Why do stress and forgetfulness always seem to come hand in hand? A new study on anxious mice has found some interesting information suggesting that our bodies’ stress hormone, cortisol, may be the ultimate cause for short-term memory loss. And if you thought things couldn’t get any worse you’re wrong; researchers believe this problem only gets worse as we age.

Unfortunately, we need cortisol, so there’s no hope of completely eliminating the hormone. Without it, you most likely wouldn’t have lived long enough to be the stressed out adult you are today. When things get particularly tough, cortisol helps us to react more efficiently. However, the hormone is only meant to help us in short term emergencies, such as getting chased by a dog on your way home from work. When we are habitually stressed, the hormone stays in our systems much longer than usual. It’s this overexposure that researchers believe contributes to short-term memory loss.
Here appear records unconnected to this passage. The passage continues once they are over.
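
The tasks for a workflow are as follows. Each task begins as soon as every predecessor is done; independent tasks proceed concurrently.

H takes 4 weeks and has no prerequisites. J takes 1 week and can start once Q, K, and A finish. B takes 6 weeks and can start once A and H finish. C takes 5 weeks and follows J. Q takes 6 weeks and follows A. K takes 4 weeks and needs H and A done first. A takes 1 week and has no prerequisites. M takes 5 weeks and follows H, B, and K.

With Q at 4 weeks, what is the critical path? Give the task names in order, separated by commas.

H, B, M

Baseline: H→B→M = 4+6+5 = 15 → 15 weeks.
Q is off the critical path — its longest chain is 13 weeks, giving 2 of slack.
No other chain overtakes it, so the finish is 15 weeks.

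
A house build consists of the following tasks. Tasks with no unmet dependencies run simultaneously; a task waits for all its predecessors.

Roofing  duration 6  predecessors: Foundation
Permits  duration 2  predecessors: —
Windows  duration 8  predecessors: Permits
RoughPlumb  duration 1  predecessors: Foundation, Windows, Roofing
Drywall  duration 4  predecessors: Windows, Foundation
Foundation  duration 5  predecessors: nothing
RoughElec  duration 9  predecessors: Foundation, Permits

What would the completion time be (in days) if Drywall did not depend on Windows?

Before: longest chain Permits→Windows→Drywall = 2+8+4 = 14, finish 14.
Without Windows→Drywall, Drywall's earliest start moves from 10 to 5.
After: Foundation→RoughElec = 5+9 = 14 → 14 days.

14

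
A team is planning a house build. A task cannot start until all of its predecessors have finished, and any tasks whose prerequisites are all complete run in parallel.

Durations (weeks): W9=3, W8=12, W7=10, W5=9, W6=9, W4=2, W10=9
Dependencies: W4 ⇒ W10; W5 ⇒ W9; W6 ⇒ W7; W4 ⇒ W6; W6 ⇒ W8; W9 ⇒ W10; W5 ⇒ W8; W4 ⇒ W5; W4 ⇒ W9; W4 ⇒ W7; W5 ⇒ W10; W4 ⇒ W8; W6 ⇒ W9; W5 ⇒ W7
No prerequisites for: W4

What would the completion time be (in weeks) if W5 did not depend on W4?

23

Original critical path: W4→W5→W8 = 2+9+12 = 23 ⇒ 23 weeks.
Without W4→W5, W5's earliest start moves from 2 to 0.
The longest chain is now W4→W6→W8 = 2+9+12 = 23, so the schedule takes 23 weeks.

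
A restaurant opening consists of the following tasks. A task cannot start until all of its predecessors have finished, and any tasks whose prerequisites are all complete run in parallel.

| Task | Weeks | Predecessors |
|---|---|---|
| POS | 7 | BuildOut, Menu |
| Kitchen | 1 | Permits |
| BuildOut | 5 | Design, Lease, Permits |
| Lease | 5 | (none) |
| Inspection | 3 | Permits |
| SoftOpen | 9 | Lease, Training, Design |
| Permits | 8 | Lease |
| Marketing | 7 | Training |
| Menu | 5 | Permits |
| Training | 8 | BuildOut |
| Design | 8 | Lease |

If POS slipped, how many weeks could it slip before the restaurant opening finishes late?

Critical path: Lease→Permits→BuildOut→Training→SoftOpen = 5+8+5+8+9 = 35, so the finish is 35 weeks.
The longest chain containing POS totals 25 weeks.
So POS can slip 35 − 25 = 10 weeks.

10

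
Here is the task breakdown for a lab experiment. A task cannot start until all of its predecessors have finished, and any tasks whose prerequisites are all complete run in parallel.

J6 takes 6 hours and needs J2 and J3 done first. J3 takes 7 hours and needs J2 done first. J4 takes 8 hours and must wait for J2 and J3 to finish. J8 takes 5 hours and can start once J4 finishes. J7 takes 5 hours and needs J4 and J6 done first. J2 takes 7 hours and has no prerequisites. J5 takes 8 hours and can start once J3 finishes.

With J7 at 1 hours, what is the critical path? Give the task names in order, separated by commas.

As given, the longest chain is J2→J3→J4→J7 = 7+7+8+5 = 27, so the finish is 27 hours.
J7 is on the critical path; changing it to 1 makes that path 23 hours.
New critical path: J2→J3→J4→J8 = 7+7+8+5 = 27 ⇒ 27 hours.

J2, J3, J4, J8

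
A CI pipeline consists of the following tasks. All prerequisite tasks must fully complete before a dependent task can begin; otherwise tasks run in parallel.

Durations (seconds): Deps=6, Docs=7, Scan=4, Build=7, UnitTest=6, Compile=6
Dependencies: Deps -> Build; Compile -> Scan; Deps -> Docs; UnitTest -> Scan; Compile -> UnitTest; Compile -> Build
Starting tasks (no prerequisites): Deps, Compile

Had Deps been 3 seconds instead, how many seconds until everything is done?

As given, the longest chain is Compile→UnitTest→Scan = 6+6+4 = 16, so the finish is 16 seconds.
Deps has 3 seconds of float (longest path through it is 13).
No other chain overtakes it, so the finish is 16 seconds.

16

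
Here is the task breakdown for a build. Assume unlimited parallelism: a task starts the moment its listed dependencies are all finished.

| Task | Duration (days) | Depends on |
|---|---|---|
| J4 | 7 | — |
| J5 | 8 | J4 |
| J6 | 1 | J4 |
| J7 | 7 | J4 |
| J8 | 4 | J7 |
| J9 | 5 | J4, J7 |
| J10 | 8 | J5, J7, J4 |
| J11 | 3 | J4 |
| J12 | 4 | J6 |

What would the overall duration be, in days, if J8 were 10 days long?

24

Baseline: J4→J5→J10 = 7+8+8 = 23 → 23 days.
J8 is off the critical path — its longest chain is 18 days, giving 5 of slack.
New critical path: J4→J7→J8 = 7+7+10 = 24 ⇒ 24 days.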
By conducting studies on mice, researchers were able to conclude that this short-term memory loss is most likely to set in when a person is around 65 years of age, according to a press release.

The study, which is published online in the Journal of Neuroscience, explains how cortisol is able to gradually eat away at the synapses in the prefrontal cortex of our brains. This area is responsible for short-term memory. The older we are, the longer our precious memory synapses are exposed to cortisol, and the more we lose. As a result, with age comes poor short-term memory. Prolonged exposure to this stress hormone is also associated with physical problems such as weight gain, digestive problems, and higher blood pressure, according to Mayo Clinic.

It’s not all bad news for us stressed out individuals, however. According to the corresponding author on the study, Jason Radley, the results could potentially be used for treatment of individuals particularly susceptible to high levels of cortisol, such as those living with depression. Researchers found that older mice with low stress hormone levels showed little memory loss, even displaying memory on par with their younger counterparts. Unfortunately, stress hormones are only one of many factors that led to memory loss in old age. Factors such as vitamin deficiency, thyroid problems, alcohol abuse, and dehydration can all contribute to memory loss in older age.

To avoid memory loss, advising someone to simply relax may be easier said than done. Still, regular exercise, staying social, and watching what you eat can help you make small strides toward golden years filled with golden memories.